Mais si l'apport réel de certaines de ces commissions paraît assez limité, les délais de leur consultation ne le sont pas... et s'ajoutent aux étapes des discussions préparatoires des projets de texte, notamment avec les représentants des différentes catégories socio-professionnelles concernées.

Au final, la phase consultative peut se révéler source de lenteurs inutiles, voire de précarité juridique dans la procédure d'élaboration des textes pour peu que le Gouvernement viendrait à les court-circuiter. En effet, même si l'avis recueilli ne lie pas le Gouvernement, l'ensemble des conditions et des délais régissant la consultation des organismes consultatifs doit être respecté, à peine d'entacher d'illégalité le texte qui s'en serait affranchi 11 ( * ) .

La démarche de modernisation de l'action publique passe donc aussi par la rationalisation du recours à ces commissions consultatives. Ce mouvement a notamment été engagé suite à la publication de la circulaire n°5618/SG de Jean Marc Ayrault en date du 30 novembre 2012, qui s'articule sur deux axes : réduire le nombre des commissions consultatives en supprimant ou en fusionnant celles dont l'utilité n'est plus démontrée, et rénover autant que possible la procédure de consultation.

1. La suppression ou la fusion de commissions dont la consultation n'apparaît plus indispensable

Le premier axe consiste tout d'abord à supprimer ou à fusionner certaines commissions consultatives identifiées par les deux comités interministériels pour la modernisation de l'action publique intervenus le 18 décembre 2012 (CIMAP 1) et le 17 juillet 2013 (CIMAP 3).

A ainsi été décidée la suppression de 168 commissions, soit une réduction d'environ 25% du nombre total des structures existantes, au nombre d'environ 600. À cette fin, deux décrets supprimant des commissions consultatives ont été pris par le Gouvernement. Le plus récent d'entre eux, en date du 17 février 2014, a supprimé 33 commissions, portant ainsi à 128 le nombre de structures effectivement effacées du paysage administratif depuis la circulaire du 30 novembre 2012 ( cf. annexe).

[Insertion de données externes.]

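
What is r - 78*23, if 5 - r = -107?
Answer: -1682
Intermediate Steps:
r = 112 (r = 5 - 1*(-107) = 5 + 107 = 112)
r - 78*23 = 112 - 78*23 = 112 - 1794 = -1682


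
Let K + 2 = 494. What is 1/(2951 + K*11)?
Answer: 1/8363 ≈ 0.00011957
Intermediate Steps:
K = 492 (K = -2 + 494 = 492)
1/(2951 + K*11) = 1/(2951 + 492*11) = 1/(2951 + 5412) = 1/8363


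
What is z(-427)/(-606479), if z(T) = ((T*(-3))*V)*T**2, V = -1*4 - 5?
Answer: 2102071041/606479 ≈ 3466.0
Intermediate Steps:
V = -9 (V = -4 - 5 = -9)
z(T) = 27*T**3 (z(T) = ((T*(-3))*(-9))*T**2 = (-3*T*(-9))*T**2 = (27*T)*T**2 = 27*T**3)
z(-427)/(-606479) = (27*(-427)**3)/(-606479) = (27*(-77854483))*(-1/606479) = -2102071041*(-1/606479) = 2102071041/606479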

Par ailleurs, pour éviter à l'avenir que prolifèrent de nouvelles structures, la création d'une commission consultative devra désormais s'accompagner de la suppression simultanée d'un autre de ces organismes (déclinaison aux organes consultatifs de la règle générale du « un pour un »).

2. Des modalités de consultation rénovées

Le second axe de ce mouvement de rationalisation tend à rénover les modalités de consultation, sur la base de trois principes :

- l'élaboration d'une « cartographie consultative » faisant apparaître la stratégie de consultation, les instances qui y contribuent, la logique de leur coexistence et les regroupements envisageables ;

- l'essor de procédés nouveaux et moins formels, comme les consultations ouvertes 12 ( * ) ou les consultations à caractère informel ou ponctuel ;

- un allégement du fonctionnement des organismes consultatifs, moyennant le recours à des techniques nouvelles comme les espaces collaboratifs, la vision-conférence, etc...

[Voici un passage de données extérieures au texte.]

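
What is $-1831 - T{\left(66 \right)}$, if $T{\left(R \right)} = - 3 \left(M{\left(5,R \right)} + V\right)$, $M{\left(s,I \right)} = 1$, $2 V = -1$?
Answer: $- \frac{3659}{2} \approx -1829.5$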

S'il est encore beaucoup trop tôt pour porter une appréciation d'ensemble sur cette ambitieuse réforme, le mouvement de rationalisation des commissions consultatives semble donc aujourd'hui bien engagé puisque 78% des suppressions prévues par les CIMAP sont d'ores et déjà effectives. De plus, il est encore envisagé la suppression de la trentaine de commissions « peu utiles » subsistantes, ce qui permettrait au Gouvernement de remplir pleinement ses objectifs initiaux.


* 11 À titre d'illustration, la consultation peut être jugée irrégulière lorsque les membres de l'organisme ont été saisis d'un document sur lequel il leur a été demandé de faire part individuellement de leurs observations sans qu'ils aient été mis à même d'en débattre collégialement... (CE, 17 mai 1999, Société Smithkline Beecham).

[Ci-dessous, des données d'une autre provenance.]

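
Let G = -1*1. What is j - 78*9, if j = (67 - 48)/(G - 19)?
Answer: -14059/20 ≈ -702.95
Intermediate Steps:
G = -1
j = -19/20 (j = (67 - 48)/(-1 - 19) = 19/(-20) = 19*(-1/20) = -19/20 ≈ -0.95000)
j - 78*9 = -19/20 - 78*9 = -19/20 - 702 = -14059/20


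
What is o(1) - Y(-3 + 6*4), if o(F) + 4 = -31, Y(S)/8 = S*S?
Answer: -3563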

* 12 L'article 16 de la loi n° 2011-525 du 17 mai 2011 de simplification et d'amélioration de la qualité du droit dispose que « lorsqu'une autorité administrative est tenue de procéder à la consultation d'une commission consultative préalablement à l'édiction d'un acte réglementaire, à l'exclusion des mesures nominatives, elle peut décider d'organiser une consultation ouverte permettant de recueillir, sur un site internet, les observations des personnes concernées. L'autorité administrative fait connaître par tout moyen les modalités de la consultation ».